Immunotherapy research and treatment has generated excitement and progress in healthcare. It’s a treatment that is providing patients with a new, lower toxicity way of treating their cancer, and it uses the power of the patient’s immune system.
Seattle Cancer Care Alliance and our partners are no stranger to progressive therapies. Bone marrow transplantation is heralded as one of the most groundbreaking discoveries in the history of cancer treatment; with this procedure, Fred Hutch laid the foundation for immunotherapy in the 1970s when they spurred discoveries that our immune systems could be made to treat our cancer.
We heard from one of our experts, Dr. Evan Yu, to find out just what immunotherapy is, and why it’s making headlines for the way it treats cancer.
Transcript: “So when you hear the term “immunotherapy”, I think the first thing that people think about is that ‘this is a great therapy, because the whole idea behind it is that it’s using my own immune system.’ And I think that’s the best way to think about immunotherapy, is that it’s not one therapy, but it’s a lot of different therapies but the whole sum or host of the idea is to try to accentuate your own immune system, which is clearly not behaving as it should, because if it is behaving perfectly it should eradicate cancer before it really has a chance to take. So when I think about immunotherapy, I’m thinking about how can we accentuate your own immune system to really go after your cancer cells and take them out.
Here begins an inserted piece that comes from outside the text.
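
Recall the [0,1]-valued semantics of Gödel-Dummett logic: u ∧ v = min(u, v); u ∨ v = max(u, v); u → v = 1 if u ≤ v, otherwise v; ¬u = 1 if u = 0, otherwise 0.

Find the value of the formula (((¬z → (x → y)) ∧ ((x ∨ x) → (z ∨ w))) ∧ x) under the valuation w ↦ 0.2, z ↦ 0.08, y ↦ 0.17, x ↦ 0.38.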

So when you think about immunotherapy, and how it really works, there are a lot of different ways to stimulate the immune system. So let me explain a little bit about the components of the immune system. I think the key thing to realize is that cancer has a lot of genetic alterations. There are mutations that occur that are abnormal. As a result, they express abnormal proteins. These abnormal proteins can be targets for your immune system, and how your immune system works is that there are components that will engulf abnormal things: abnormal viruses, abnormal proteins expressed on bacteria, abnormal proteins expressed on cancer cells. And as they uptake that, these are components that the innate immune system, some might call them antigen presenting cells, they then present that protein on the surface and then teach other components of your immune system, mostly what we call the adaptive immune system. This adaptive immune system is specific, because it gets educated by these presented proteins to then go after a certain target. And we think about it as the B cells that make antibodies that go after the targets, and the T cells that get stimulated to go directly to the target. And in the instance of cancer, they’ll go directly to the cancer and induce cell-kill that way, by releasing substances that then can kill the cancer cells.”